Hidden Bench se situe un peu plus à l’ouest, sur la Beamsville Bench. Harald Thiel mise surtout sur son Pinot Noir astringent, mais convainc aussi avec son Chardonnay sérieux, son Riesling et – évidemment – son vin effervescent. Les vins ont besoin de temps pour s’ouvrir – et le méritent –, mais le voyage se poursuit, direction Niagara-on-the-lake. Southbrook, premier domaine biodynamique du Canada depuis 2008, abrite un bâtiment moderne et durable, vingt hectares de vigne, de prairies et de forêts, ainsi qu’une ferme avec des animaux. Outre des vins rouges très classiques, l’œnologue Ann Sperling me présente un Pet’Nat’ à base de Vidal, et l’Orange Wine 2016, mis en bouteille sans filtration ni ajout de soufre.

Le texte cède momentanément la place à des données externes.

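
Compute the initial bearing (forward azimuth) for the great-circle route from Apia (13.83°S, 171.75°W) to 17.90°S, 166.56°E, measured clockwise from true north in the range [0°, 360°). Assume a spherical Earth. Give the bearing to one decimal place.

Δλ = 166.56 − -171.75 = 338.31°; wrapped into (−180°, 180°]: -21.69°.
θ = atan2( sin Δλ · cos φ₂ , cos φ₁ · sin φ₂ − sin φ₁ · cos φ₂ · cos Δλ )
  = atan2(-0.35169, -0.08708) = -103.907° → normalised to [0°, 360°): 256.093°.

256.1°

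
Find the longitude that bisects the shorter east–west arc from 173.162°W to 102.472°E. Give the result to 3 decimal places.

144.655°E

Signed shortest Δλ from -173.162° to +102.472° is -84.366°.
Midpoint longitude = -173.162° + (-84.366°)/2 = -173.162° − 42.183° = -215.345°.
Normalise into (−180°, 180°]: +144.655°.
(The naïve average (-173.162 + +102.472)/2 = -35.345° is on the wrong side of the globe.)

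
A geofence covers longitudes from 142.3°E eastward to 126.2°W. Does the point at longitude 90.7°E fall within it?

No

Band width going east from +142.3° to -126.2°: ((-126.2 − 142.3) mod 360) = 91.5°.
Offset of +90.7° east of the west edge: ((90.7 − 142.3) mod 360) = 308.4°.
308.4° > 91.5° ⇒ outside.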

Tous deux s’emploient à découvrir le véritable caractère de la région (la Vintner Quality Alliance d’Ontario vient d’introduire une nouvelle catégorie dédiée aux «Orange Wines»).

Tout en noir et blanc, Stratus Winery, un domaine moderne qui appartient à un fabricant de meubles de bureau de Toronto, s’efforce lui aussi de mettre au jour le potentiel de la région avec ses seize cépages cultivés sur 22 hectares. Avec sa barbe grise hirsute et ses petites lunettes rondes, le vigneron Jean-Laurent Groux offre un contraste intéressant avec l’intérieur sévère et élabore des vins puissants, alcoolisés et très boisés, au style tout aussi marqué. A contrario, les Rieslings de Charles Baker sont rafraîchissants avec leurs agrumes juteux et offrent un très bel équilibre entre acidité et sucrosité.

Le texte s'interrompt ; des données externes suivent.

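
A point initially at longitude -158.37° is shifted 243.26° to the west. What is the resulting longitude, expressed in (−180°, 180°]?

Start at -158.37°; shift −243.26° → -401.63°.
-401.63° lies outside (−180°, 180°]; add 360° → -41.63°.

-41.63°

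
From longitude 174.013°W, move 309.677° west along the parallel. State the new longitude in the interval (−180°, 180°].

Start at -174.013°; shift −309.677° → -483.690°.
-483.690° lies outside (−180°, 180°]; add 360° → -123.690°.

123.690°W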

Ravine, quant à elle, est une ancienne propriété, transformée en domaine viticole en 2008. Ravine Brut (Pinot Noir et Chardonnay), à l’acidité prononcée, mousse avec légèreté, le Riesling témoigne de l’amour de l’œnologue Marty Werner pour le Kabinett de Moselle. Cependant, le trentenaire décontracté est aussi capable d’élever de savoureux Chardonnay («s’inspirant de la philosophie bourguignonne, sans chercher à la copier») et un Cabernet de qualité. Mes journées sont longues et remplies de dégustations. Pourtant, il reste tant de domaines à visiter: Rosewood Estates, Kew, Pearl Morissette, Malivoire, 13th Street! C’était bien différent lors de ma première visite à Toronto en 1985. Une dégustation chez Inniskillin avait un côté exotique et presque rebelle, aujourd’hui le parking accueille des limousines et le domaine voit se succéder les enterrements de vie de jeune fille. C’est aussi cela le vin à Niagara. 

Et le vin de glace? Oui, il y en a (et en trop grand nombre pour pouvoir tous les citer!). Mais pas que, comme le montre notre voyage dans l’Est canadien!